Main new features:
And now let me tell again you that SPIR is the most critical feature you should implement. The 90% of the enterprises I know aren't using OpenCL because they don't want to distribute their kernel source with the app
Yes i'm kind of sceptical on that too, I didn't see recursion for non-kernel functions.
That doesn't follow CUDA roadmap. Recursion for non-kernel functions is available since CUDA 3.0 and Fermi chips dynamic parallelism was introduce in CUDA 5.0 and Kepler 3.5 . I though Dynamic parallelism would be harder to implement so they would begin with classic recursion.
However pretty good stuff in those specs, love pipes, pointer containing structs...
Why don't you distribute your code in binary or in amd_il format (in an .elf)? When it comes to reverse engineering even amd_il format looks like full garbage just as the disassembled ISA. Both need lot of effort if someone wants to understand your program.
Dynamic parallelism and recursion are not the same thing. One is a capability of some combination of the compiler and the ISA (in terms of calling conventions, stacks and true function call/return behaviour) while the other is a capability of the queuing infrastructure.

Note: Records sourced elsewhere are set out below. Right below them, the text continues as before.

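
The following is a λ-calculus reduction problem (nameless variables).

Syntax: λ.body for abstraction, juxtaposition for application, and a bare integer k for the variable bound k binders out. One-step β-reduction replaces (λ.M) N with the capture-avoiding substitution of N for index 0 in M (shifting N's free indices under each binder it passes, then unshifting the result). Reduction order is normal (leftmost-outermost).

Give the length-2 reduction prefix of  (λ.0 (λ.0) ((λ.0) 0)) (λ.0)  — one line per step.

  start: (λ.0 (λ.0) ((λ.0) 0)) (λ.0)
  →1  (λ.0) (λ.0) ((λ.0) (λ.0))
  →2  (λ.0) ((λ.0) (λ.0))

Answer: after 2 steps: (λ.0) ((λ.0) (λ.0))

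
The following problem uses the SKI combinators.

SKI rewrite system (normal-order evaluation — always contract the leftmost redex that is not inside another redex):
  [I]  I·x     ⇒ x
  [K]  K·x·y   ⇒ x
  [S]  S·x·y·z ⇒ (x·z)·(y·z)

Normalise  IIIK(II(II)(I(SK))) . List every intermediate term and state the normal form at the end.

  start: IIIK(II(II)(I(SK)))
  [1] IIK(II(II)(I(SK)))
  [2] IK(II(II)(I(SK)))
  [3] K(II(II)(I(SK)))
  [4] K(I(II)(I(SK)))
  [5] K(II(I(SK)))
  [6] K(I(I(SK)))
  [7] K(I(SK))
  [8] K(SK)

Answer: normal form = K(SK)  (in 8 steps)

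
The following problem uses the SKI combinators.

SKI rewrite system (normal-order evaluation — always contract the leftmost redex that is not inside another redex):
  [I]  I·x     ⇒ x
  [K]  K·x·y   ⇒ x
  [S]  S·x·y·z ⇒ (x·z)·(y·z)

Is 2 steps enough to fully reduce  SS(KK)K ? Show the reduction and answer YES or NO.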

I'm glad you like the changes we've made in the spec, it's been a lot of work to get it this far.
Don't forget subgroups in your list (as a KHR at the moment). People have long asked for wavefront parameters to be visible to the programmer. Subgroups should provide that in an abstract way. Remember also that a wavefront is a thread so you can think about what that means for what you can do safely in the execution model.
Please do give feedback on the Khronos forums and bugzilla. We will be making small modifications to the final release spec in a few months time based on feedback we receive on this public review draft and we hope that will lead to a much stronger final specification.
can you explain a bit more about this? What's Generic Adress Space? To use void* and other pointers without having to specify __global/__local/__private? Why is this useful and applications, pls?
and now we can fire kernels from kernels... but .... are executed thread-by-thread or...? If you fire a kernel form each threadID that gonna kill SIMD grouping... I don't understand how this is executed?
And I think the spec is lacking two important feature we were demanding: a flag to tell OpenCL to disable the Watchdog for long-time operations and a way to use different size images in an array.